At college, at temple and at the embassy where she worked, Sarah Milgrim was known for bringing people together.

“Sarah was a link, a powerful, radiant link,” Rabbi Stephanie Kramer told a synagogue overflowing with mourners on Tuesday in Overland Park, Kan., just days after Ms. Milgrim was one of two Israeli Embassy workers killed outside a Jewish museum in Washington.

Standing near the casket draped with an Israeli flag, as hundreds watched online, the rabbi added that Ms. Milgrim had the ability to make her family and friends feel “more deeply connected to Israel, to Jewish life, and to each other.”

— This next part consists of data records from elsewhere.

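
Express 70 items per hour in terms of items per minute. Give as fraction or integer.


Converting from per hour to per minute
Rate = 70 items per hour
Divide by 60: 70/60
= 7/6 items per minute

7/6


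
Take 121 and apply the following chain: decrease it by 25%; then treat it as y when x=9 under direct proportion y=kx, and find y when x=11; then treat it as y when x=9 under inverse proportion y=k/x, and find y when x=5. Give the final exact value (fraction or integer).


Start with 121.
Step 1: Decrease by 25%: 121 * 75/100 = 363/4
Step 2: Direct prop: k = (363/4)/9; new y = k*11 = 363/4*11/9 = 1331/12
Step 3: Inverse prop: k = (1331/12)*9; new y = k/5 = 1331/12*9/5 = 3993/20
Final result = 3993/20

3993/20


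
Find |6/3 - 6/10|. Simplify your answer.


Simplify: 6/3 = 2 and 6/10 = 3/5
Find common denominator: LCD = 5
Convert: 10/5 and 3/5
Difference = |10 - 3|/5 = 7/5
Simplified = 7/5

7/5


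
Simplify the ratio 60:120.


Find GCD(60, 120)
GCD = 60
Divide both by 60: 60/60 = 1, 120/60 = 2
Simplified ratio = 1:2

1:2


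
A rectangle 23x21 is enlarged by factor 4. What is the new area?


Original dimensions: 23 x 21
Enlargement factor = 4
New width = 23 * 4 = 92
New height = 21 * 4 = 84
New area = 92 * 84 = 7728

7728


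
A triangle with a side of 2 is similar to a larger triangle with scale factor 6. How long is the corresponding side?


Similar triangles have proportional sides
Scale factor = 6
Smaller side = 2
Corresponding larger side = 2 * 6
= 12

12


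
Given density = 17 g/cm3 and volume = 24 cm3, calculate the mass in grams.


Using mass = density * volume
Density = 17 g/cm3
Volume = 24 cm3
Mass = 17 * 24
= 408 g

408


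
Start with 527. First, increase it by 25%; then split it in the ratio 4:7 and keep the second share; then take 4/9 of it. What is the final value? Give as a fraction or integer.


Start with 527.
Step 1: Increase by 25%: 527 * 125/100 = 2635/4
Step 2: Split 4:7, second share = 2635/4 * 7/11 = 18445/44
Step 3: Take 4/9: 18445/44 * 4/9 = 18445/99
Final result = 18445/99

18445/99


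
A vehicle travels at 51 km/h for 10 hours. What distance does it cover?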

Speakers at the funeral on Tuesday, held at Congregation Beth Torah, also recalled moments from her childhood. She loved horseback riding and caring for animals, once using oven mitts to save a baby bunny.

A rabbi who had known her since she was a young girl growing up in nearby Prairie Village recalled her as a steadfast member of the Jewish community through high school and then at the University of Kansas. And her supervisor at the Israeli embassy praised her for serving as a liaison to progressive groups “with a natural brilliance and boldness.”

A gunman killed Ms. Milgrim, 26, and her boyfriend, Yaron Lischinsky, 30, last week as they left an event focused on improving the delivery of humanitarian aid to the Middle East. The suspect claimed that he “did it for Gaza,” according to an F.B.I. affidavit filed in federal court.